RIPASSA: Same Strategy, Different Cells
Henricus J. Duckers, MD, PhD, of University Medical Center Utrecht (Utrecht, The Netherlands), described a similar approach for the ongoing RIPASSA trial. As a rationale, he cited evidence that repeat cell administration may enhance engraftment, and that stem cell populations with different mechanisms of action may be better suited to treating later post-MI biological processes.
Other researchers have shown that in a preclinical model, animals administered mesenchymal stromal cells (MSCs) reaped a 13.1% improvement in LVEF over controls at 1 week (P < 0.01), Dr.
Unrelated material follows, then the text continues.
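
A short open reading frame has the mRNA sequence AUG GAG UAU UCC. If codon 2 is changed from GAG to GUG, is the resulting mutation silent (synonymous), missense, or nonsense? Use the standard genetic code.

missense

Position 5 falls in codon 2: GAG → Glu.
After the substitution the codon is GUG → Val.
Glu ≠ Val, so this is a missense mutation.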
Duckers noted, and those that received a second dose 1 week later experienced an additional 3.3% increase at 4 weeks, which was higher than that of the single-therapy group (P < 0.05). Importantly, repeat MSC treatment improved LVEF predominantly in tissue remote from the infarct area and resulted in greater myocardial mass, superior contractility, and higher arteriolar density in both remote and infarcted segments.
In a small prospective trial of patients at least 4 months post-MI, 2 intracoronary BMC infusions given 4 months apart failed to increase LV function, although the therapy was safe and all patients improved clinically (Diederichsen ACP, et al. Eur J. Heart Fail. 2008;10:661-667).
The multicenter randomized, placebo-controlled RIPASSA trial, which is enrolling up to 210 patients, aims to evaluate more definitively whether repeat intracoronary infusion of autologous MSCs provides a better outcome than single therapy. Participants must have stable CAD with refractory angina (Canadian Cardiovascular Score ≥ II) on optimal medical therapy and an LVEF of 35% or less.
The primary safety endpoint is serious adverse events at 30 days after the second infusion, while the primary efficacy endpoint is the absolute change in VO2 max exercise test from baseline to 12 months.
1. Assmus B. Repetitive BMC therapy in chronic heart failure: Rationale and design of the REPEAT trial. Presented at: Ninth International Conference on Cell Therapy for Cardiovascular Disease; January 23, 2014; New York, NY.
2. Duckers HJ. Rationale for repeated treatment with mesenchymal stem cells in ischemic heart disease: The RIPASSA trial. Presented at: Ninth International Conference on Cell Therapy for Cardiovascular Disease; January 23, 2014; New York, NY.
- Dr. Duckers reports no relevant conflicts of interest.
- Dr. Assmus makes no statement regarding conflicts of interest.